February 25
1791 – Congress charters the First Bank of the United States for a term of twenty years.
1799 – Congress passes the Federal Timber Purchasers Act, giving the government authority to purchase wood and land to provide resources for the navy.
1836 – Samuel Colt is granted a U.S. patent for his revolver firearm.
1837 – Thomas Davenport is granted a U.S. patent of his electric printing press.
1843 – Royal Navy Captain Lord George Paulet takes it on his own authority to occupy the Kingdom of Hawaii in the name of Great Britain.

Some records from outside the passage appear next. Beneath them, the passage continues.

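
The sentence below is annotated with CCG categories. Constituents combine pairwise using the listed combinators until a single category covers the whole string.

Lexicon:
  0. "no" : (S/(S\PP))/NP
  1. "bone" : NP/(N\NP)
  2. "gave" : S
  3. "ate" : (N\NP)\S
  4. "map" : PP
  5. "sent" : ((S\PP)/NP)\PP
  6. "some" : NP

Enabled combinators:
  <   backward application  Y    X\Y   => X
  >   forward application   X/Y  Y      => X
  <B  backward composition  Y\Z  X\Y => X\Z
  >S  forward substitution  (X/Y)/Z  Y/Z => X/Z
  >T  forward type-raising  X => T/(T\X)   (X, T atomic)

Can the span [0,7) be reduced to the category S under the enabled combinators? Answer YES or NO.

[0,7] S   >
  [0,4] S/(S\PP)   >
    [0,1] "no" : (S/(S\PP))/NP
    [1,4] NP   >
      [1,2] "bone" : NP/(N\NP)
      [2,4] N\NP   <
        [2,3] "gave" : S
        [3,4] "ate" : (N\NP)\S
  [4,7] S\PP   >
    [4,6] (S\PP)/NP   <
      [4,5] "map" : PP
      [5,6] "sent" : ((S\PP)/NP)\PP
    [6,7] "some" : NP

YES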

1862 – Congress passes the Legal Tender Act, which President Lincoln signs into law the next day, and forms the Bureau of Engraving and Printing to print newly issued U.S. paper currency, the United States Note, nicknamed the ‘Greenback’.
1870 – Hiram Rhodes Revels, a Republican from Mississippi, is sworn into the United States Senate, becoming the first African American ever to sit in Congress.
1901 – The US Steel Corporation is organized under the chairmanship of J. P. Morgan, Sr.
1932 – Adolf Hitler obtains German citizenship when he is appointed a Brunswick state official by Dietrich Klagges, a fellow Nazi. As a result, Hitler is able to run for Reichspräsident in the 1932 election.
1933 – CV-4 USS Ranger, the first purpose built aircraft carrier to be commissioned by the US Navy, is launched from Newport News Shipbuilding & Drydock Co, at Newport News, Virginia, sponsored by Mrs. Lou Henry Hoover, wife of the President.
1951 – The first Pan American Games are officially opened in Buenos Aires by Argentine President Juan Perón.
1982 – Those who shall remain nameless are eternally grateful that the final episode of The Lawrence Welk Show airs.
1991 – At a meeting in Budapest, the membership decides to disband the Warsaw Pact.
In Dhahran, Saudi Arabia an Iraqi SCUD missile hits a building used as barracks for U.S. forces, killing 27 servicemembers and wounding another 98.